EXCITATION TRAPPING EFFICIENCY AND KINETICS IN RB-SPHAEROIDES R26.1 WHOLE CELLS PROBED BY PHOTOVOLTAGE MEASUREMENTS ON THE PICOSECOND TIME-SCALE

Light-gradient photovoltage measurements in whole cells of the purple bacterium Rb. sphaeroides R26.1 were used to probe the trapping kinetics and the trapping efficiency resulting from 30 ps excitation at 532 nm. The time-course of the photovoltage is described by two distinct phases. The slower phase is characterized by a time constant of 190 ± 10 ps, contributing to about 60% of the total amplitude. It is independent of the excitation energy and of the initial fraction of reaction centers (RC) in the open state (primary donor reduced). This phase is assigned to the forward electron transfer from the bacteriopheophytin intermediary acceptor to the quinone. The fast phase is assigned to the appearance of the primary charge separated state (i.e., trapping).
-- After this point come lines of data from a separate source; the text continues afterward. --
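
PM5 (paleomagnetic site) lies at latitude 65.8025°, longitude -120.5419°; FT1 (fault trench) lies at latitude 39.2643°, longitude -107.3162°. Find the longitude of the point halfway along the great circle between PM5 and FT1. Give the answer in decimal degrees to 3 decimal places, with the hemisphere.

Bx = cos φ₂ cos Δλ = 0.753699,  By = cos φ₂ sin Δλ = 0.177135
φₘ = atan2(sin φ₁ + sin φ₂, √((cos φ₁ + Bx)² + By²)) = 52.70034°
λₘ = λ₁ + atan2(By, cos φ₁ + Bx) = -111.88607°

111.886°W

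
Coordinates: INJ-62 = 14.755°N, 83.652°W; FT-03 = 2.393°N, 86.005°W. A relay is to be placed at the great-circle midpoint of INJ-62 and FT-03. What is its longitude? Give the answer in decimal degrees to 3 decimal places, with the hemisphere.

84.848°W

Bx = cos φ₂ cos Δλ = 0.998286,  By = cos φ₂ sin Δλ = -0.041020
φₘ = atan2(sin φ₁ + sin φ₂, √((cos φ₁ + Bx)² + By²)) = 8.57578°
λₘ = λ₁ + atan2(By, cos φ₁ + Bx) = -84.84771°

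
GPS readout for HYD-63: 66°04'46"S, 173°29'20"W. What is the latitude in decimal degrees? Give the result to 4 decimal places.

66.0794°S

66° + 4′/60 + 46″/3600 = 66 + 0.06667 + 0.01278 = 66.0794°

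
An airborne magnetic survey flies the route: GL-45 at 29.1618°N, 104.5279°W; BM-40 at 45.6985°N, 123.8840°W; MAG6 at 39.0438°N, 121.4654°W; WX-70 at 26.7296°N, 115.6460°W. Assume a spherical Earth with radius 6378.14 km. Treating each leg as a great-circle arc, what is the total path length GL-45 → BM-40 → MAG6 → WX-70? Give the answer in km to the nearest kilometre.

4741 km

GL-45→BM-40: c = 0.391955 rad, d = 2499.95 km
BM-40→MAG6: c = 0.120244 rad, d = 766.93 km
MAG6→WX-70: c = 0.231088 rad, d = 1473.91 km
Total = 2499.95 + 766.93 + 1473.91 = 4740.79 km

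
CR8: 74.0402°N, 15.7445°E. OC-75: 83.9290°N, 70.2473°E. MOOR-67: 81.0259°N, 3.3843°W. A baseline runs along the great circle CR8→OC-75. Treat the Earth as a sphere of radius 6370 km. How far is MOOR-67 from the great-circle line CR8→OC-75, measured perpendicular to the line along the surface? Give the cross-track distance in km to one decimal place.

611.5 km

δ₁₃ = central angle CR8→MOOR-67 = 0.140055 rad  (haversine)
θ₁₃ = bearing CR8→MOOR-67 = 338.521°,  θ₁₂ = bearing CR8→OC-75 = 21.883°
dₓₜ = R·arcsin(sin δ₁₃ · sin(θ₁₃ − θ₁₂)) = 6370·arcsin(0.13960·sin(316.638°)) = -611.498 km
|dₓₜ| = 611.498 km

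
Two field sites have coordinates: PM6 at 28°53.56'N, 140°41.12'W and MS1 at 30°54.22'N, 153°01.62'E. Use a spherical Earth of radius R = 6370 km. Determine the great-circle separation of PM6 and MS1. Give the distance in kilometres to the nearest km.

6294 km

PM6: φ = +28.89267°, λ = -140.68533°
MS1: φ = +30.90367°, λ = +153.02700°
Δφ = 2.0110°,  Δλ = -66.2877°
a = sin²(Δφ/2) + cos φ₁ cos φ₂ sin²(Δλ/2) = 0.224871
c = 2·arcsin(√a) = 0.988124 rad = 56.6153°
d = R·c = 6370 × 0.988124 = 6294.3 km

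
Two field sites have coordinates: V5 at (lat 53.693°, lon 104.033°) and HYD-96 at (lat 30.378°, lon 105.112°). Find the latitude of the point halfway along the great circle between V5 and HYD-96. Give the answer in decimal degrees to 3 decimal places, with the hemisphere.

42.037°N

Bx = cos φ₂ cos Δλ = 0.862555,  By = cos φ₂ sin Δλ = 0.016246
φₘ = atan2(sin φ₁ + sin φ₂, √((cos φ₁ + Bx)² + By²)) = 42.03672°
λₘ = λ₁ + atan2(By, cos φ₁ + Bx) = 104.67285°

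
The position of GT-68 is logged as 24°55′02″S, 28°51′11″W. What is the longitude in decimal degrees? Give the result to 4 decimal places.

28.8531°W

28° + 51′/60 + 11″/3600 = 28 + 0.85000 + 0.00306 = 28.8531°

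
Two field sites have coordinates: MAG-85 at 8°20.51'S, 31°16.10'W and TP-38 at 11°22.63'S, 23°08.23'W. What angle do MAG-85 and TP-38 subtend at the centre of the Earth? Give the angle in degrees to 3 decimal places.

MAG-85: φ = -8.34183°, λ = -31.26833°
TP-38: φ = -11.37717°, λ = -23.13717°
Δφ = -3.0353°,  Δλ = 8.1312°
a = sin²(Δφ/2) + cos φ₁ cos φ₂ sin²(Δλ/2) = 0.005577
c = 2·arcsin(√a) = 0.149499 rad = 8.5657°

8.566°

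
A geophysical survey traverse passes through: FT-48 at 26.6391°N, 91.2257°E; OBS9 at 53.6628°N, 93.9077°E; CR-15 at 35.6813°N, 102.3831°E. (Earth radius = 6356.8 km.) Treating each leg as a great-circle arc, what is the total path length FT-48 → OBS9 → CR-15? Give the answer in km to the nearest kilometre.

FT-48→OBS9: c = 0.472928 rad, d = 3006.31 km
OBS9→CR-15: c = 0.330439 rad, d = 2100.53 km
Total = 3006.31 + 2100.53 = 5106.84 km

5107 km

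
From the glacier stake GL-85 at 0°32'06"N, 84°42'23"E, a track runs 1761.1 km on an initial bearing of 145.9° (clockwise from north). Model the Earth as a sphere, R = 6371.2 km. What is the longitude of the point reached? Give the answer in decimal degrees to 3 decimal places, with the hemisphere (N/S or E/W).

93.724°E

GL-85: φ = +0.53500°, λ = +84.70639°
δ = d/R = 1761.1/6371.2 = 0.276416 rad
φ₂ = arcsin(sin φ₁ cos δ + cos φ₁ sin δ cos θ)
   = arcsin(0.00934·0.96204 + 0.99996·0.27291·-0.82806) = -12.53245°
λ₂ = λ₁ + atan2(sin θ sin δ cos φ₁, cos δ − sin φ₁ sin φ₂) = 93.72400°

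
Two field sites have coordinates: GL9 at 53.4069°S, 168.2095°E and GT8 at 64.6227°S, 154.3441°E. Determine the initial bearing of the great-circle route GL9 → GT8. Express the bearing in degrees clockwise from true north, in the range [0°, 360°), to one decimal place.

206.7°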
If all the RCs were in the open state before excitation, the time constant of the fast phase decreased from 55 ± 10 ps to less than 40 ps upon increasing the energy of the flash from less than 0.5 to more than 3 photons absorbed per RC. At the latter energy, 90 ± 5% of the RCs are closed by the flash. If the initial concentration of RCs in the closed state was increased from 0 to about 100%, either by background illumination or by preexcitation with another picosecond flash delivered 20 ns before the measuring flash, the mean trapping time increased from 55 ± 10 to 90 ± 15 ps for a probe flash energy corresponding to 0.5 photon absorbed per RC. The data are analyzed and described in terms of the competition between trapping and exciton-exciton annihilation in the lake model of the photosynthetic membrane of purple bacteria (Deprez, J., Paillotin, G., Dobek, A., Leibl, W., Trissl, H.-W. and Breton, J. (1990) Biochim. Biophys. Acta 1015, 295-303). © 1990.